Sunless Tanners

By Kira Mayo

Sunless Tanner

Fall is here, which means the sun’s strong summer rays are fading away. I know, I know. You still want a nice glow to carry you through the winter, right? Well don’t even think about lying under the harmful rays of the tanning bed. Sunless tanners are the safest way to accrue your darker hue, and the latest ones produce a flawless tan.

Sunless tanners have come a long way since Coppertone introduced the first product in 1960. The streaky, fake, orange-hue days are officially behind us. The most popular products today, such as Neutrogena’s Instant Bronze and Clinique’s Self-Tanning Body Mist, produce seamless tans if you apply them correctly. Many of them take about 45 minutes to activate. So once you factor in drying time, you could be looking at about three hours spent achieving that sun-free tan.

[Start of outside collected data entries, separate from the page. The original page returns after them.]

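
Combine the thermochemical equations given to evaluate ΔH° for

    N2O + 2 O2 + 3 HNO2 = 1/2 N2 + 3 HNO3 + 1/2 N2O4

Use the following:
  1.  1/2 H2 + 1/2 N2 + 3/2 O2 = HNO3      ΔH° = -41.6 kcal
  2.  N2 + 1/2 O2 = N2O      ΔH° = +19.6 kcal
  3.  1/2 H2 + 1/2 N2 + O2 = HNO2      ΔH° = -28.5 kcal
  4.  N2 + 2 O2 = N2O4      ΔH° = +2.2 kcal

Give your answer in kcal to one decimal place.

ΔH° = -57.8 kcal

eq. 1 × 3: (3)·(-41.6) = -124.8 kcal
eq. 2 reversed: -19.6 kcal
eq. 3 reversed and × 3: (-3)·(-28.5) = +85.5 kcal
eq. 4 × 1/2: (1/2)·(+2.2) = +1.1 kcal
By Hess's law, ΔH° = (3)·(-41.6) + (-1)·(+19.6) + (-3)·(-28.5) + (1/2)·(+2.2) = -57.8 kcal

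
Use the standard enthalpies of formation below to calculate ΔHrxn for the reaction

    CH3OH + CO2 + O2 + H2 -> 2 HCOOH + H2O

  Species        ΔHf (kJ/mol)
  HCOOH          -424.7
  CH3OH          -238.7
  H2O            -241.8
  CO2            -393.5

ΔH°rxn = Σ nΔHf°(products) − Σ nΔHf°(reactants).
Products: 2·(-424.7) + 1·(-241.8) = -1091.2
Reactants: 1·(-238.7) + 1·(-393.5) + 1·(+0.0) + 1·(+0.0) = -632.2
ΔHrxn = (-1091.2) − (-632.2) = -459.0 kJ/mol

ΔHrxn = -459.0 kJ/mol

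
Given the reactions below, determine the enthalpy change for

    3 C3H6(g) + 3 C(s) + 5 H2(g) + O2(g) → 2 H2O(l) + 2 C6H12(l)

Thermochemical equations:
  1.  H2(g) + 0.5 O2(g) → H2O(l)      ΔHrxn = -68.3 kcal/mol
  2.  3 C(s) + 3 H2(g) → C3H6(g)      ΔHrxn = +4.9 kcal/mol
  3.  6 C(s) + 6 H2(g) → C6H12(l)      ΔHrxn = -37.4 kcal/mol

ΔHrxn = -226.1 kcal/mol

eq. 1 × 2: (2)·(-68.3) = -136.6 kcal/mol
eq. 2 reversed and × 3: (-3)·(+4.9) = -14.7 kcal/mol
eq. 3 × 2: (2)·(-37.4) = -74.8 kcal/mol
By Hess's law, ΔHrxn = (2)·(-68.3) + (-3)·(+4.9) + (2)·(-37.4) = -226.1 kcal/mol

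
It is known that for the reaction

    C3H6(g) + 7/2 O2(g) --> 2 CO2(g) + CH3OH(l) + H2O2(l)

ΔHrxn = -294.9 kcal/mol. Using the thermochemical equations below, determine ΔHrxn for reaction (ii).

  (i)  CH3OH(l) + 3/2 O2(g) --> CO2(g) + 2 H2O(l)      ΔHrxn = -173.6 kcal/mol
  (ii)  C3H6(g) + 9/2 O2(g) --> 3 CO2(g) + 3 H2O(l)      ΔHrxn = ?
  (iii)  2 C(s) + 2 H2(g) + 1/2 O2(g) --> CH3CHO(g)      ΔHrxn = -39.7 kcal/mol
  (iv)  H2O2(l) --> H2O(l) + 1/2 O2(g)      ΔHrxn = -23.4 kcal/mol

ΔHrxn = -491.9 kcal/mol

(i) reversed (CH3OH(l) must end up as a product): +173.6 kcal/mol
(ii) as written (C3H6(g) already on the reactant side): contributes x
(iii): not needed (CH3CHO(g) appears nowhere else).
(iv) reversed (H2O2(l) must end up as a product): +23.4 kcal/mol
-294.9 = (+173.6) + (+23.4) + x
x = (-294.9 − (+197.0)) / (1) = -491.9 kcal/mol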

The most effective products available are sunless or self-tanning lotions that contain dihydroxyacetone (DHA) as the active ingredient, according to the American Academy of Dermatology. DHA is a colorless sugar that interacts with the dead cells located on the outer layer of the skin and changes their color. Millions of dead skin cells are wiped off the surface of your skin every day, so any color change only lasts up to seven days. (Hey, that’s longer than a real tan.)

To help your tan look it’s best, follow the directions on the bottle. Keep in mind that one of the most important steps is to cleanse and thouroughly exfoliate your skin, and let it dry completely before applying the sunless tanner. This will reduce the amount of streakage.

Beware of the other products on the market. “Tanning pills” are lotions or pills that contain tyrosine, an amino acid that allegedly stimulates and increases melanin formation, thereby accelerating the tanning process. But there’s absolutely no scientific data available to support these claims.

“Tanning accelerators” contain canthaxanthin, an additive used to change the color of certain foods. Canthaxanthin is deposited all over your body when you consume it, and ingesting enough of the chemical will make your skin turn an orange-brown color. Although the FDA has approved the use of canthaxanthin in food, in which only a small amount is required, it hasn’t been approved as a tanning agent, for which much larger quantities are required. These types of tanning pills have been linked to various side effects, including hepatitis and canthaxanthin retinopathy, a condition in which yellow deposits form in the retina of the eye. Bottom line: do yourself a favor and stay away.

So there you have it. Grab a bottle of a sunless tanner that contains DHA. But remember that most sunless tanning products, unless they contain an added sunscreen, won’t protect you from the sun’s UVA and UVB rays. So if you’re planning to head outside to show off your new glow, be sure to apply some extra sunscreen.